Configuration	Knowledge Acquisition Performance	Description
PermAR Full Framework	Best	Permutation + Knowledge Position Optimization
No Permutation (Standard AR)	Poor	Obvious Position Bias
Permutation without Handling Conflicts	Medium	Interference between AR Objectives and Permutation
Knowledge only at Sentence Start	Poor	Verify Position Effect
Knowledge only at Sentence End	Good	Verify Position Effect
Random Position	Medium	Baseline Position Strategy

Key Findings¶

The position of knowledge within a sentence has an impact of up to dozens of percentage points on the knowledge acquisition performance of AR models, a finding that is highly valuable in its own right.
The core advantage of PermAR lies in its "position robustness"—regardless of where the knowledge appears in the sentence, the acquisition efficiency remains stable.
On the NovelHuman dataset, PermAR outperforms the best existing knowledge enhancement methods by 3.3%–38%, with a more pronounced advantage particularly on knowledge with complex attribute combinations.
Data generated through biological evolution simulation achieves significantly better training results than template-based and timestamp-based methods.

Highlights & Insights¶

Discovery of the Knowledge Position Effect: This insight is highly profound—autoregressive models exhibit a "position bias" when processing knowledge, meaning that the learning outcome varied greatly when the same information is phrased differently.

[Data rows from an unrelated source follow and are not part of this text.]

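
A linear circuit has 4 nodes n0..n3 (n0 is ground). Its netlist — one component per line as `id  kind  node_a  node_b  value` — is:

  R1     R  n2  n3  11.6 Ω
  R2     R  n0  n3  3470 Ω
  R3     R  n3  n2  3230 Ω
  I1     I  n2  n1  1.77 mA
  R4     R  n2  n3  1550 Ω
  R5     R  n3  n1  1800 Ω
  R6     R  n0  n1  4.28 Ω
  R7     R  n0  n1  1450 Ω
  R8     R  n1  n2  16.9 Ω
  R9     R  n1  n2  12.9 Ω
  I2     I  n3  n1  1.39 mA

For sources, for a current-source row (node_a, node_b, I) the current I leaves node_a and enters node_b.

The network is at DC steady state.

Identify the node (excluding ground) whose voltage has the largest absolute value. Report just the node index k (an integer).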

This finding can directly guide the construction and data augmentation strategies of training data.
Data Synthesis Approach combining Biological Evolution and Knowledge Graphs: Introducing biological evolution mechanisms into knowledge data construction is an ingenious design, which ensures absolute novelty while maintaining a reasonable knowledge structure. This approach can be transferred to any scenario that requires synthesized data with guaranteed novelty.
Architecture-free Improvement for AR Models: PermAR achieves the permutation effect through attention masking and is fully compatible with existing frameworks, which greatly reduces the cost of practical deployment.

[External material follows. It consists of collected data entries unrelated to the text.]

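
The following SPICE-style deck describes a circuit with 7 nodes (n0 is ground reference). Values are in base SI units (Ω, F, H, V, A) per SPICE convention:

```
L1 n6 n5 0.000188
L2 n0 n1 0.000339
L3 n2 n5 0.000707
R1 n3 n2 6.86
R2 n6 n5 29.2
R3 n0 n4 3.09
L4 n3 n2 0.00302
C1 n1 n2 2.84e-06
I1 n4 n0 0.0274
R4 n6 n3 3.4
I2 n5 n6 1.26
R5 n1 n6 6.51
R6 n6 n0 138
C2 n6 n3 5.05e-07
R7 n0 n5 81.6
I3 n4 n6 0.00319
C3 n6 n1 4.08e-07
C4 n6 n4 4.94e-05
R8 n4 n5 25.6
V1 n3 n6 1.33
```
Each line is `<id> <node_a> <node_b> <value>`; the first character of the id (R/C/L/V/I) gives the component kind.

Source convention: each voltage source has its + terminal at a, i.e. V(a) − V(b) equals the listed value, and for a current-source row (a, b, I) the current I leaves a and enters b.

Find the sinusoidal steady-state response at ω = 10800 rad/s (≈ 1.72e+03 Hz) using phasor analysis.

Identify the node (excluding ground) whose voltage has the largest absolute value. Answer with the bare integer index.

Element admittances at ω=10800 rad/s:
  Y(L1) = 0.000-0.4925j S between n6,n5
  Y(L2) = 0.000-0.2731j S between n0,n1
  Y(L3) = 0.000-0.1310j S between n2,n5
  Y(R1) = 0.1458+0.000j S between n3,n2
  Y(R2) = 0.03425+0.000j S between n6,n5
  Y(R3) = 0.3236+0.000j S between n0,n4
  Y(L4) = 0.000-0.03066j S between n3,n2
  Y(C1) = 0.000+0.03067j S between n1,n2
  I1: injects 0.0274 A into n0 (from n4)
  Y(R4) = 0.2941+0.000j S between n6,n3
  I2: injects 1.26 A into n6 (from n5)
  Y(R5) = 0.1536+0.000j S between n1,n6
  Y(R6) = 0.007246+0.000j S between n6,n0
  Y(C2) = 0.000+0.005454j S between n6,n3
  Y(R7) = 0.01225+0.000j S between n0,n5
  I3: injects 0.00319 A into n6 (from n4)
  Y(C3) = 0.000+0.004406j S between n6,n1
  Y(C4) = 0.000+0.5335j S between n6,n4
  Y(R8) = 0.03906+0.000j S between n4,n5
  V1: constraint V(n3)−V(n6) = 1.33
Assemble and solve the 7×7 MNA system:
  V(n1)=0.007443+0.05886j  V(n2)=-0.2088-0.1546j  V(n3)=1.400+0.08700j  V(n4)=-0.1258+0.07826j  V(n5)=-0.2659-1.952j  V(n6)=0.07029+0.08700j
  i(V1)=-0.6331+0.006861j

5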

Limitations & Future Work¶

The method is primarily validated on small to medium-scale models; its performance on larger-scale models (e.g., 70B+) needs further investigation.
The knowledge types in the NovelHuman dataset lean toward entity-attribute knowledge; its applicability to more complex types, such as procedural knowledge or causal knowledge, remains to be verified.
The training overhead of PermAR is increased compared to standard continual pre-training (due to the need to generate multiple permutations), and the efficiency trade-off in extremely large-scale data scenarios is worth exploring.
The durability of knowledge (whether it fades with further training after injection) is not deeply analyzed.

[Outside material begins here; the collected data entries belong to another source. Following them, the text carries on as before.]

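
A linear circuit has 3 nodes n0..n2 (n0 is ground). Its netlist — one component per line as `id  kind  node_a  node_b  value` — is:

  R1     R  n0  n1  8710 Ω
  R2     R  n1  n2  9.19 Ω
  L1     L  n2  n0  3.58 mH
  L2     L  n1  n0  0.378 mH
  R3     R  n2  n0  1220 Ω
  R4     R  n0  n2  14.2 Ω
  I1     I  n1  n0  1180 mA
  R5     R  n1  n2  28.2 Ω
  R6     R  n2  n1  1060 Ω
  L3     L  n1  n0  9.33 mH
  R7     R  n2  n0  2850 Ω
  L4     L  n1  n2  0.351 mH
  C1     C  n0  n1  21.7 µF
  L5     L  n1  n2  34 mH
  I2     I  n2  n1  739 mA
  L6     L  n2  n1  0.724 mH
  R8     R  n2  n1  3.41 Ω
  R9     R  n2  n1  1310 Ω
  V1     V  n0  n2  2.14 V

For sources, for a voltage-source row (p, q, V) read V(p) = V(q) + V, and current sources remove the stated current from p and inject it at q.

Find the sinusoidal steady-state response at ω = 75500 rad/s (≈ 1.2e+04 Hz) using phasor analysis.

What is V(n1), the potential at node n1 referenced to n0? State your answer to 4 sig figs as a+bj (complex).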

vs ROME/MEMIT (Knowledge Editing Methods): Knowledge editing directly modifies factual mappings within model parameters. Although precise, it can only handle a small amount of knowledge at a time. PermAR achieves batch knowledge injection by improving the training method.
vs RAG (Retrieval-Augmented Generation): RAG externalizes knowledge within a retrieval database and dynamically retrieves it during inference. PermAR internalizes knowledge into model parameters, which achieves faster inference but differs in flexibility.
vs XLNet (Permutation Language Modeling): XLNet utilizes global permutation during the pre-training phase, whereas PermAR optimizes local permutation specifically for knowledge injection scenarios, avoiding the training instability of global permutation.

Rating¶

Novelty: ⭐⭐⭐⭐ The discovery of the knowledge position effect is novel, and the design of PermAR elegantly addresses the position bias of knowledge acquisition in AR models.
Experimental Thoroughness: ⭐⭐⭐⭐ Systematic ablation studies and the 3.3%–38% improvement range demonstrate stable performance across different conditions.
Writing Quality: ⭐⭐⭐⭐ The problem definition is clear, and the logical chain from discovery to solution is coherent.
Value: ⭐⭐⭐⭐ Provides a fresh perspective of understanding and a practical solution to the critical challenge of LLM knowledge updating.